По сути, свита Воланда представляет собой интернациональную «сборную», в которую попадают итальянский дьявол Азазелло, французский бес Бегемот, и сам Воланд в роли немецкого черта. Коровьев же, оправдывая «фамилию», выбирает маску русского босяка.
ВыводыИгра черными есть художественный прием в реализации художественной идеи выявления социальных и нравственных пороков Москвы 30-х годов путем их осмеяния. Для этого автор блестяще использует прием карнавализации как основной для создания художественных образов, причем не только демонического ряда, их художественного воплощения и сюжетной организации произведения.
Системное пародирование всех институтов и организационных форм новой власти, благодаря чему выявляется ее порочная, противозаконная основа и безнравственная, бесчеловечная сущность, то есть полное несоответствие представлениям о порядочности и справедливости и гуманности, создает основу для сатирической экспозиции Москвы 30-х годов. Игровая стихия поддерживается масочными персонажами с целью создания максимального смехового эффекта при вскрытии социальных пороков и лицемерия социальной системы.
Художественной спецификой языка московских глав является то, что он ориентирован на выводное знание. То есть, мысли автора часто не вербализуются, не формулируются прямо, а даются в подтекстах и намеках. И намеки эти, ясные для современников, сегодня должны ого ввариваться и комментироваться.
Система ведущих демонических персонажей создана на основе использования приема карнавализации, игровой природы образов. Большинство созданных автором олитературенных масок инфернального происхождения участвуют в задаче осмеяния социальной системы, они пародируют, провоцируют, творят суд и расправу во вверенных им пределах над теми, кто живет «по лжи». Для расправы над негодяями и прохиндеями они применяют практически те же методы, что и власть: убийства, рукоприкладство, запугивания, угрозы, доносы. При этом очеловеченные черти оказываются куда как симпатичнее осатаневших людей. Пародируя социальное зло, они сохраняют чувство юмора, которого начисто лишены сатирические персонажи.
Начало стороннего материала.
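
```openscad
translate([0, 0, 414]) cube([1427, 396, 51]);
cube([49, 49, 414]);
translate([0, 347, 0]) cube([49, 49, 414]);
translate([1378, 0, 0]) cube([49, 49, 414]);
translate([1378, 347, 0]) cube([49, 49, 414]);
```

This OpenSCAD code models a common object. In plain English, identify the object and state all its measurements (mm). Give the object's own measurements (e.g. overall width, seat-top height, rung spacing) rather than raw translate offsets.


A bench: a 1427×396 mm seat slab, 51 mm thick, top at z = 465 mm, on four 49×49 mm square legs flush with the seat corners and standing on z = 0.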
Они уважают человеческую личность, мужество, правдолюбие и преданность.
Как отметил в своем исследовании А. Зеркалов: «И власть в нашем ощущении становится еще более отталкивающей из-за того, что ее передразнивают дьяволы» (Зеркалов 2004: 143). Образы-маски с их магическими функциями понадобились автору для того, чтобы сорвать покров обмана с современной действительности, с власти, которая провозгласила себя «царством справедливости», на деле являясь империей зла, основанной, с одной стороны, на репрессиях, насилии, следствием которых был страх и малодушие, царившие в обществе, и лицемерии и обмане, - с другой.
И кто же тогда главный герой Московских глав? Мастер, который создает повод для сюжета? Воланд, активизирующий силы, движущие сюжет? Маргарита, чья роль отмечена как центральная ритуально-магическая? Все они очень важны, но не являются собственно центром читательского интереса в московских главах. Они равно участвуют в создании художественной концепции романа, ведут каждый свою очень важную тему. Тогда получается, что главного героя нет?